CBDC ist vor allem eine Reaktion. Die Notenbanken reagieren auf den Erfolg der Kryptowährungen. Mittlerweile scheinen die USA auch eine Beschleunigung der Entdollarisierung des globalen Währungssystems mit CBDC zu fürchten. Es existiert die Angst, dass Staaten wie Indien, Brasilien, Russland, Saudi-Arabien und China mit eigenen CBDCs den Dollar als globale Verrechnungswährung ablösen könnten.



Short cuts: News aus der digitalen Welt

SEC: «Alle Kryptos ausser Bitcoin dekotieren»

In einem Interview mit der «Financial Times» vom 31. Juli sagte Coinbase-Chef Brian Armstrong, dass die US-Börsenaufsicht SEC kurz vor ihrer Klage vom 13. Juni seine Börsenplattform aufgefordert habe, fast 250 Token zu dekotieren. Die SEC soll damals gesagt haben, «jeder andere Vermögenswert ausser dem Bitcoin ist ein Wertpapier». Coinbase-Vertreter habe geantwortet, dass sie das Gesetz anders interpretieren.
Im Anschluss verklagte die SEC Coinbase, weil das Unternehmen als nicht registrierte Börse tätig sei. Zudem wurden 13 Kryptowährungen genannt, die Coinbase mutmasslich als nicht registrierte Wertpapiere anbietet. Einige Tage zuvor hat die Regulierungsbehörde eine ähnliche Klage gegen Binance eingereicht. Der SEC-Vorsitzende Gary Gensler, verfolgt diese Stossrichtung schon länger. In einem Interview mit dem «New York Magazine» im Februar 2023 beharrte er darauf, dass «alles ausser Bitcoin» ein Wertpapier ist, für das die SEC zuständig sei.
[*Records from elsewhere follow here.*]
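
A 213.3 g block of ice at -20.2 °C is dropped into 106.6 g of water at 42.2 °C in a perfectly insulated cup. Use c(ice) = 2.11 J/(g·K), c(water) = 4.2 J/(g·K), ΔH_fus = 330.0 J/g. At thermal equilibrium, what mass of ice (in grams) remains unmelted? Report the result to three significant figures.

Heat to warm all ice to 0 °C: 213.3×2.11×20.2 = 9091.3 J
Heat released by water cooling to 0 °C: 106.6×4.2×42.2 = 18894 J
18894 J < 9091.3 + 213.3×330.0 = 79480.3 J, so not all ice melts; final T = 0 °C.
Heat left for melting: 18894 − 9091.3 = 9802.7 J
Mass melted = 9802.7 / 330.0 = 29.71 g
Ice remaining = 213.3 − 29.71 = 183.59 g

m_ice remaining = 184 g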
Litecoin Halving noch ohne Wirkung

Das Litecoin-Halving ist geschafft, aber die erwartete Kursbewegung ist noch nicht eingetreten. Ist das ein schlechtes Omen für das Bitcoin-Halving im kommenden Jahr? Die Reduzierung der «Belohnung» für die Miner in einer Proof-of-Work-Blockchain führte in der Vergangenheit meist zu einem Kurssprung nach oben. Denn das Mining wird weniger rentabel, das Angebot lässt nach – und es gibt keinen unmittelbaren Grund für eine Veränderung der Nachfrage. Das Litecoin ist nun Mitte Woche erfolgreich abgeschlossen worden, ab dem 6. August erhalten die Miner je geprüften Block nur noch 6,25 Litecoins. Der Kurs reagierte bisher nicht und auf Monatssicht ist die Kryptowährung um fast 20 Prozent eingebrochen. Ein Halving führt erfahrungsgemäss erst langfristig zu einer Kurssteigerung. Weil aber das Thema – gerade beim Bitcoin – viel präsenter ist, als bei den ersten Halvings, könnte es auch sein, dass der Markt beginnt diese Ereignisse bereits vorgängig einzupreisen.